Training Aids are
devices that help prepare soldiers for the rigors of combat by simulating artillery, hand
grenade, IED explosions, therefore the stress and confusion of war. In other words “train as you fight”. Realistic training is a critical component of soldier training, and factors that create realism - smoke, dust, noise, and pressure - all help create the confusion associated with realistic battle conditions.

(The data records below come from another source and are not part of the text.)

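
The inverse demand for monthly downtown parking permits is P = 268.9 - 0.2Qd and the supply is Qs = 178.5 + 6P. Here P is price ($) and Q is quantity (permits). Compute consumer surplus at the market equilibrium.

In direct form, Qd = 1344.5 - 5P.
Set Qd = Qs: 1344.5 - 5P = 178.5 + 6P, so 1166 = 11P and P* = 106.
Then Q* = 1344.5 - 5(106) = 814.5.
Demand choke price (Qd = 0): P = 1344.5/5 = 268.9. Consumer surplus = ½ × (268.9 - 106) × 814.5 = 66341.025.

Consumer surplus = 66341.025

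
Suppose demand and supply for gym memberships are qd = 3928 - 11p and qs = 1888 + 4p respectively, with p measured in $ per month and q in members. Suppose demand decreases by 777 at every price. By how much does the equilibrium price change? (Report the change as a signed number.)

Δp = -51.8

At equilibrium qd = qs, so 3928 - 11p = 1888 + 4p; collecting terms, 2040 = 15p and p* = 136.
Plugging p* into demand: q* = 3928 - 11(136) = 2432.
After the shift, demand is qd = 3151 - 11p.
The new intersection has 1263 = 15p, i.e. p = 84.2, q = 2224.8.
Δp = 84.2 - 136 = -51.8.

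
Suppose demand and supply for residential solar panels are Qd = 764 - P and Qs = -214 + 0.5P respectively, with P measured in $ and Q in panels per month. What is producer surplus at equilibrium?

Set Qd = Qs: 764 - P = -214 + 0.5P, so 978 = 1.5P and P* = 652.
Then Q* = 764 - 652 = 112.
Supply choke price (Qs = 0): P = 428. Producer surplus = ½ × (652 - 428) × 112 = 12544.

Producer surplus = 12544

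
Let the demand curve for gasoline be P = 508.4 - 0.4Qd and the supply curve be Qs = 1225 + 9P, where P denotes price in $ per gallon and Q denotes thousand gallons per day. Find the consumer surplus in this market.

Consumer surplus = 318024.2

In direct form, Qd = 1271 - 2.5P.
At equilibrium Qd = Qs, so 1271 - 2.5P = 1225 + 9P; collecting terms, 46 = 11.5P and P* = 4.
Then Q* = 1271 - 2.5(4) = 1261.
Demand choke price (Qd = 0): P = 1271/2.5 = 508.4. Consumer surplus = ½ × (508.4 - 4) × 1261 = 318024.2.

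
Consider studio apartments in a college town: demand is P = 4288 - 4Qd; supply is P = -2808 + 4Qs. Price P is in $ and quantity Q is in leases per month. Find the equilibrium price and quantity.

Solving each curve for Q: Qd = 1072 - 0.25P and Qs = 702 + 0.25P.
Set Qd = Qs: 1072 - 0.25P = 702 + 0.25P, so 370 = 0.5P and P* = 740.
From the demand curve, Q* = 1072 - 0.25(740) = 887.

P* = 740, Q* = 887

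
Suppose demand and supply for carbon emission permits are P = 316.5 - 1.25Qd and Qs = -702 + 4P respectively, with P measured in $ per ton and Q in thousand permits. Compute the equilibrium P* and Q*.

P* = 199, Q* = 94

Solving each curve for Q: Qd = 253.2 - 0.8P.
The market clears where 253.2 - 0.8P = -702 + 4P. Rearranging, 4.8P = 955.2, hence P* = 199.
Substitute back: Q* = 253.2 - 0.8(199) = 94.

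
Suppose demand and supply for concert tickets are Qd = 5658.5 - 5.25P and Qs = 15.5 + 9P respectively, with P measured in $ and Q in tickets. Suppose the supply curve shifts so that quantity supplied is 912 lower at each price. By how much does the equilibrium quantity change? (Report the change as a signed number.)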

Many of the tasks that soldiers are required to train on prior to deployment concentrate on reaction to contact and combat contact normally takes the form of an explosion from either indirect fire or an improvised explosive device, or IED. Training Aids can be used to simulate IEDs, which have caused 80 percent of the US casualties in in the current conflicts around the world. To be effective, simulated munitions are often used in concert with other simulators.
The primary training aid used is blank small arms ammunition of varying calibers. However, the Massachusetts Army National Guard uses two types of simulated small arms munitions at Camp Edwards: the Ultimate Training Munitions (UTM) Man Marker Round and a Simunitions FX Marking Round. These munitions simulate being fired at with real ammunition. When this ammunition is used, a small paint ball is fired that is still quite dangerous if protective equipment is not utilized. Soldiers wear simulated body armor that matches the weight and size of currently used protective equipment and protects them from the simulated munition projectile.
Two types of hand grenade simulators have been approved for use at Camp Edwards. The M116A1 Hand Grenade Simulator was approved for use at Camp Edwards in March 2010 and is used to simulate the noise and shock of a grenade. In 2013, the M69 Hand Grenade Simulator was approved for use on Camp Edwards. The M69 provides realistic training and familiarizes soldiers with the functioning of a fragmentation hand grenade. The average soldier can throw the M69 approximately 40 meters (131 feet). After a delay of four to five seconds, the M69 emits a small puff of white smoke and makes a popping noise. The grenade bodies are reused repeatedly by replacing the fuse assembly.
In accordance with Chapter 47 the Acts of 2002
and its associated Environmental Performance Standards
, Camp Edwards develops Standard Operating Procedures
for all training aids approved for use by the Environmental Management Commission
and the Massachusetts Army National Guard. These plans allow for maximum effective use of the training aids while providing for environmental protection and site sustainability.